Makna di Balik Tradisi Perang Topat
Perang Topat adalah ritual budaya yang dilakukan setelah umat Hindu menyelesaikan upacara Pujawali di Pura Lingsar, dan umat Islam menyelesaikan zikir dan doa bersama di Kemaliq. Kedua kelompok kemudian berkumpul di halaman pura dan “berperang” dengan melemparkan ketupat (topat) satu sama lain dengan semangat suka cita.
Meski disebut "perang", tradisi ini memiliki sarat dan makna damai. Ketupat yang dilempar tidak dimaksudkan untuk menyakiti, melainkan sebagai lambang berkah dan harapan kesuburan. Setelah perang usai, warga akan berebut ketupat yang jatuh di tanah dan menanamnya di ladang atau sawah dengan keyakinan bisa mendatangkan hasil panen yang melimpah.
Simbol Toleransi Antarumat Beragama
Pura Lingsar sendiri merupakan situs ibadah yang dibangun oleh Raja Anak Agung Ngurah pada abad ke-18 sebagai tempat ibadah bersama antara umat Hindu dan Islam Wetu Telu. Di sinilah Perang Topat dilaksanakan setiap tahun, biasanya pada bulan November atau Desember, bertepatan dengan penanggalan Sasak dan Bali.
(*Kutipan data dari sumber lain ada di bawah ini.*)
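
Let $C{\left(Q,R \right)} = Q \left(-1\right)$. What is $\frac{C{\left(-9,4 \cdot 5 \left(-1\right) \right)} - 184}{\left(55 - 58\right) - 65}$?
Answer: $\frac{175}{68} \approx 2.5735$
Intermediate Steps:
$C{\left(Q,R \right)} = - Q$
$\frac{C{\left(-9,4 \cdot 5 \left(-1\right) \right)} - 184}{\left(55 - 58\right) - 65} = \frac{\left(-1\right) \left(-9\right) - 184}{\left(55 - 58\right) - 65} = \frac{9 - 184}{\left(55 - 58\right) - 65} = - \frac{175}{-3 - 65} = - \frac{175}{-68} = \left(-175\right) \left(- \frac{1}{68}\right) = \frac{175}{68}$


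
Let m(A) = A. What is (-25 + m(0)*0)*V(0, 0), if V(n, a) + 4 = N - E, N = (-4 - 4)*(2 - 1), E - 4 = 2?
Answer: 450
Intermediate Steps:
E = 6 (E = 4 + 2 = 6)
N = -8 (N = -8*1 = -8)
V(n, a) = -18 (V(n, a) = -4 + (-8 - 1*6) = -4 + (-8 - 6) = -4 - 14 = -18)
(-25 + m(0)*0)*V(0, 0) = (-25 + 0*0)*(-18) = (-25 + 0)*(-18) = -25*(-18) = 450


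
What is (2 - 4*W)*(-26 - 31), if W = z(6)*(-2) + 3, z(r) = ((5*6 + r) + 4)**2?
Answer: -729030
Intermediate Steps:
z(r) = (34 + r)**2 (z(r) = ((30 + r) + 4)**2 = (34 + r)**2)
W = -3197 (W = (34 + 6)**2*(-2) + 3 = 40**2*(-2) + 3 = 1600*(-2) + 3 = -3200 + 3 = -3197)
(2 - 4*W)*(-26 - 31) = (2 - 4*(-3197))*(-26 - 31) = (2 + 12788)*(-57) = 12790*(-57) = -729030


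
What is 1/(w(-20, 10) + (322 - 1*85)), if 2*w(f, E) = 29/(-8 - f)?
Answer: 24/5717 ≈ 0.0041980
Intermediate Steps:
w(f, E) = 29/(2*(-8 - f)) (w(f, E) = (29/(-8 - f))/2 = 29/(2*(-8 - f)))
1/(w(-20, 10) + (322 - 1*85)) = 1/(-29/(16 + 2*(-20)) + (322 - 1*85)) = 1/(-29/(16 - 40) + (322 - 85)) = 1/(-29/(-24) + 237) = 1/(-29*(-1/24) + 237) = 1/(29/24 + 237) = 1/(5717/24) = 24/5717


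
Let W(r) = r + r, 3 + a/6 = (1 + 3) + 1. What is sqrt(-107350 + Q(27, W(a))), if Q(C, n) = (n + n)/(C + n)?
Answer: I*sqrt(31023878)/17 ≈ 327.64*I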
Tradisi ini menjadi bukti konkret bahwa kerukunan antarumat beragama bukan sekadar slogan, tetapi telah menjadi bagian dari identitas masyarakat Lombok. Keterlibatan kedua komunitas dalam tradisi ini menunjukkan bahwa perbedaan keyakinan dapat menjadi sumber kekuatan, bukan perpecahan.